Changing into my bathing suit, intentionally bought when it was uncomfortably tight, I noticed that it seemed in danger of slipping off during the next particularly boisterous bought of cavorting. I appreciate a good cavort now and again, and this boded ill.

“Can you get a bathing suit tailored?” I asked myself as I examined my weak muscle tone and general level of abdominal pastiness. I’m going to have to start on that P-90X stuff that all the volunteers keep talking about. Running and weightlifting are practically impossible here. Of course, more exercise means more weight loss, and thus more tailoring.

Kate and I surveyed the pool before us. Irregularly shaped, with two walls butting against the rock face that fed it with its boiling waterfall, it could have been mistaken for a natural lagoon if the underwater tiling didn’t give it away.
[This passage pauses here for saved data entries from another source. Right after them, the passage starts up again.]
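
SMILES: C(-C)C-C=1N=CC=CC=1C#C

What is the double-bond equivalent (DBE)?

6

Molecular formula from the SMILES: C10H11N.
DoU = (2C + 2 + N − H − X)/2 = (2·10 + 2 + 1 − 11 − 0)/2 = 12/2 = 6.
(Structurally: 1 ring(s) + 5 π bond(s) = 6.)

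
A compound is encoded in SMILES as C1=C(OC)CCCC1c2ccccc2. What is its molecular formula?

Heavy atoms from the SMILES: 13 C, 1 O.
Implicit hydrogens by atom environment:
  5 × C (aromatic): 1 H each → 5
  3 × C: 2 H each → 6
  2 × C: 1 H each → 2
  1 × C: 3 H
  1 × C: no H
  1 × C (aromatic): no H
  1 × O: no H
  Total hydrogens = 16.
Molecular formula: C13H16O

C13H16O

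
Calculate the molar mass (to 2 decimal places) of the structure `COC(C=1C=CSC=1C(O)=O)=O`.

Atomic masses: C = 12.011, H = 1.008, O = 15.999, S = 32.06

Molecular formula: C7H6O4S.
M = 7×12.011 + 6×1.008 + 4×15.999 + 1×32.06 = 186.18 g/mol.

186.18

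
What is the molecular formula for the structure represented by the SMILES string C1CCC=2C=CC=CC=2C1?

C10H12

Heavy atoms from the SMILES: 10 C.
Implicit hydrogens by atom environment:
  4 × C: 2 H each → 8
  4 × C (aromatic): 1 H each → 4
  2 × C (aromatic): no H
  Total hydrogens = 12.
Molecular formula: C10H12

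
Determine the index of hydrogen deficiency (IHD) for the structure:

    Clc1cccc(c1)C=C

5

Molecular formula from the SMILES: C8H7Cl.
DoU = (2C + 2 + N − H − X)/2 = (2·8 + 2 + 0 − 7 − 1)/2 = 10/2 = 5.
(Structurally: 1 ring(s) + 4 π bond(s) = 5.)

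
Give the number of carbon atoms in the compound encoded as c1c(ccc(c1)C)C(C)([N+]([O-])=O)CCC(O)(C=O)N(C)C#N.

The symbol for carbon appears 15 times in the SMILES. Lowercase c denotes aromatic carbon and counts toward C.

15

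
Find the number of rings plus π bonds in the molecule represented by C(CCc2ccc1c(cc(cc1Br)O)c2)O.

7

Molecular formula from the SMILES: C13H13BrO2.
DoU = (2C + 2 + N − H − X)/2 = (2·13 + 2 + 0 − 13 − 1)/2 = 14/2 = 7.
(Structurally: 2 ring(s) + 5 π bond(s) = 7.)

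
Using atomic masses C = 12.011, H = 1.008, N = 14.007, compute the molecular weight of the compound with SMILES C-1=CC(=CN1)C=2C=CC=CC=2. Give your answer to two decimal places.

Molecular formula: C10H9N.
M = 10×12.011 + 9×1.008 + 1×14.007 = 143.19 g/mol.

143.19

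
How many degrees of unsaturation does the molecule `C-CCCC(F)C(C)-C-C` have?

0

Molecular formula from the SMILES: C9H19F.
DoU = (2C + 2 + N − H − X)/2 = (2·9 + 2 + 0 − 19 − 1)/2 = 0/2 = 0.
(Structurally: 0 ring(s) + 0 π bond(s) = 0.)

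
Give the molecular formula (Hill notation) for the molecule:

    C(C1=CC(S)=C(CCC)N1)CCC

Heavy atoms from the SMILES: 11 C, 1 N, 1 S.
Implicit hydrogens by atom environment:
  5 × C: 2 H each → 10
  3 × C (aromatic): no H
  2 × C: 3 H each → 6
  1 × C (aromatic): 1 H
  1 × N (aromatic): 1 H
  1 × S: 1 H
  Total hydrogens = 19.
Molecular formula: C11H19NS

C11H19NS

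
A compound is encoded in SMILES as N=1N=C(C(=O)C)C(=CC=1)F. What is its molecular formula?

Heavy atoms from the SMILES: 6 C, 1 F, 2 N, 1 O.
Implicit hydrogens by atom environment:
  2 × C (aromatic): 1 H each → 2
  2 × C (aromatic): no H
  2 × N (aromatic): no H
  1 × C: 3 H
  1 × C: no H
  1 × F: no H
  1 × O: no H
  Total hydrogens = 5.
Molecular formula: C6H5FN2O

C6H5FN2O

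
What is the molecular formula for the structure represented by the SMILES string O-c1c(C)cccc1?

C7H8O

Heavy atoms from the SMILES: 7 C, 1 O.
Implicit hydrogens by atom environment:
  4 × C (aromatic): 1 H each → 4
  2 × C (aromatic): no H
  1 × C: 3 H
  1 × O: 1 H
  Total hydrogens = 8.
Molecular formula: C7H8O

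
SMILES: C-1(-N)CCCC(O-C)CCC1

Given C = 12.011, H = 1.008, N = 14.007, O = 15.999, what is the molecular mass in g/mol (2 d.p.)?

157.26

Molecular formula: C9H19NO.
M = 9×12.011 + 19×1.008 + 1×14.007 + 1×15.999 = 157.26 g/mol.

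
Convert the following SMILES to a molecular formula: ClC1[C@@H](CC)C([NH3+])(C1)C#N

Heavy atoms from the SMILES: 7 C, 1 Cl, 2 N.
Implicit hydrogens by atom environment:
  2 × C: 2 H each → 4
  2 × C: 1 H each → 2
  2 × C: no H
  1 × C: 3 H
  1 × Cl: no H
  1 × N (charge +1): 3 H
  1 × N: no H
  Total hydrogens = 12.
Net charge +1.
Molecular formula: C7H12ClN2+

C7H12ClN2+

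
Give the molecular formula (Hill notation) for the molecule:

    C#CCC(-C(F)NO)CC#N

Heavy atoms from the SMILES: 7 C, 1 F, 2 N, 1 O.
Implicit hydrogens by atom environment:
  3 × C: 1 H each → 3
  2 × C: 2 H each → 4
  2 × C: no H
  1 × F: no H
  1 × N: 1 H
  1 × N: no H
  1 × O: 1 H
  Total hydrogens = 9.
Molecular formula: C7H9FN2O

C7H9FN2O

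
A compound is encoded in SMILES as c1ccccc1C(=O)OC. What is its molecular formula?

Heavy atoms from the SMILES: 8 C, 2 O.
Implicit hydrogens by atom environment:
  5 × C (aromatic): 1 H each → 5
  2 × O: no H
  1 × C: 3 H
  1 × C (aromatic): no H
  1 × C: no H
  Total hydrogens = 8.
Molecular formula: C8H8O2

C8H8O2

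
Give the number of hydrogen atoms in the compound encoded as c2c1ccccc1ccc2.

Hydrogens are implicit in SMILES; fill each atom to its normal valence:
  8 × C (aromatic): 1 H each → 8
  2 × C (aromatic): no H
  Total hydrogens = 8.

8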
Had we come later in the day, the café and bar making the third wall would have been far more inviting. Instead, it was impossible to ignore that it was nine in the morning, almost, but not quite, entirely the wrong time for a beverage. It was too late for coffee to sound very appealing before a hot soak, and not quite late enough to sanction a brew.

The fourth wall of the pool created a walkway between the largest, hottest, and prettiest of the pools, and the second in all three categories. Underground pipes from the first, assisted solely by gravity, cascaded water that kept the second’s temperature more or less constant. The same occurred in the third.

I dipped my toes into the first pool. It was hot, but bearable. I immersed myself up to my knee, and right about then decided that I was too much of a weeny to go any further. The heat, to which I had hoped I would acclimate, did not seem to get any cooler. Instead, words like “searing,” and “ohmygodthisissohotican’tstandit” kept thumping themselves against my consciousness. Is this the way a lobster feels as it contemplates the final moments leading up to the great beyond?

“What do you think? 140 degrees? 150?” I asked Kate as she walked up beside me. She shot me a look that clearly suggested I needed to re-zero my internal thermometer. “Forget this, let’s go to the cooler pool.”

Kate’s example and snide allusions about my manliness eventually got me up to my chest in the main pool. When I tried to move however, my zen-like concentration on penguins and snow days was instantly broken, and we spent much of our remaining time alternating between pools number two and three. While they were certainly cooler than the first, they were plenty warm enough to work away at our muscle knots and induce that sleepy, sluggish feeling that hot water brings. I hoped the minerals would be good for my skin, but found myself wondering what the students at my 15 schools would say if the gringo walked up dyed as thoroughly green as the stones. I’m already huge here; would “you wouldn’t like me when I’m angry” translate, or would it be taken as a polite, though obvious, statement of personality?

After several hours, our skin seemed irrevocably pruned, though still depressingly similar in color to when we had arrived. Throughout the morning, the cloud forest kept sweeping in dense fog, then lifting it just as suddenly. We didn’t even get bronzed; I’m still rocking the farmer tan.

Eventually other obligations reminded us that we couldn’t stay forever. Standing fully clothed a few minutes later, I surveyed my surroundings one last time. This wasn’t mental anguish, and I’m not even that lonely, I decided. Is Guatemala simply the Posh Corps, or have I found a hidden gem?